Het TARP-programma was destijds zeer controversieel. Niets doen had echter kunnen leiden tot het falen van verschillende grote banken, wat de VS waarschijnlijk in een depressie zou hebben gestort. TARP had oorspronkelijk toestemming om $ 700 miljard uit te geven, maar in plaats daarvan werd $ 442 miljard uitgegeven. 

Negen van de TARP-ontvangers uit de financiële sector waren:

  • Bank of America Corporation
  • Bank of New York Mellon
  • Citigroup, Inc.
  • Goldman Sachs Group 
  • JP Morgan Chase & Co. 
  • Merrill Lynch – later overgenomen door Bank of America
  • Morgan Stanley 
  • State Street Corp.
  • Wells Fargo & Co.

Meer dan 800 werknemers van de negen ontvangers van TARP-geld die hierboven zijn vermeld, ontvingen een bonus van meer dan $ 3 miljoen voor hun prestaties in 2008. Drie van de financiële instellingen – Wells Fargo, Merrill Lynch en Citigroup – verloren geld, wat betekent dat ze een negatieve verdiensten.

Kritiek op TARP-bonussen

Het Amerikaanse publiek reageerde slecht op het nieuws dat de TARP-bonussen waren uitbetaald. De publieke opinie over TARP was verdeeld, en velen hielden de banken verantwoordelijk voor de financiële crisis en hun behoefte om gered te worden. Het idee dat bankmedewerkers, die veel meer inkomen verdienden dan het gemiddelde Amerikaanse gezin, bonussen kregen in een periode waarin hun instellingen werden gered door de Amerikaanse belastingbetaler, voegde zout aan de wond toe.

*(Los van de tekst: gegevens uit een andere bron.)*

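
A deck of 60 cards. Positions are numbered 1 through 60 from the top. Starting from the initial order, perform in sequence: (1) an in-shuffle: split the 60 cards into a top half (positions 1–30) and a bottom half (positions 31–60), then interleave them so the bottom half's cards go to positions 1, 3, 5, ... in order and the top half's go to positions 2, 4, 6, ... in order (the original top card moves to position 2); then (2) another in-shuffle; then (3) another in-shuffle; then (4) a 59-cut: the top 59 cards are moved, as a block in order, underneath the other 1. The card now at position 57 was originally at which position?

Undo the operations in reverse order, starting from position 57:
  undo op 4 (cut 59): 57 ← 56
  undo op 3 (in-shuffle, from top half): 56 ← 28
  undo op 2 (in-shuffle, from top half): 28 ← 14
  undo op 1 (in-shuffle, from top half): 14 ← 7
So the card at position 57 came from original position 7.

7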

Het tegenargument van de banken was dat ze competitieve bonussen moesten betalen om talent te behouden en dat de bankiers hun bonussen hadden verdiend. Critici beweerden echter dat de reddingsoperatie zelf het bewijs was dat deze werknemers niet kwalificeerden als “talent” en geen bonussen hadden verdiend.

De toenmalige president Barack Obama en de toenmalige procureur-generaal van de staat New York, Andrew Cuomo, keurden de bonussen ook af en zeiden dat in het openbaar.45 Het  congres heeft stappen ondernomen om wetgeving goed te keuren die deze bonussen zwaar belast, maar terwijl de banken de reddingsleningen terugbetaalden, wendde de aandacht zich af van de bonussen.

In een interview met de New York Times in 2013 zei Henry M. Paulson Jr., die tijdens de reddingsoperaties minister van Financiën was geweest en de persoon die verantwoordelijk was voor het beheer van TARP, dat de banken achteraf hadden moeten begrijpen dat de bonussen zou impopulair zijn en dat hij teleurgesteld was over de manier waarop de banken ze aan werknemers hadden gegeven.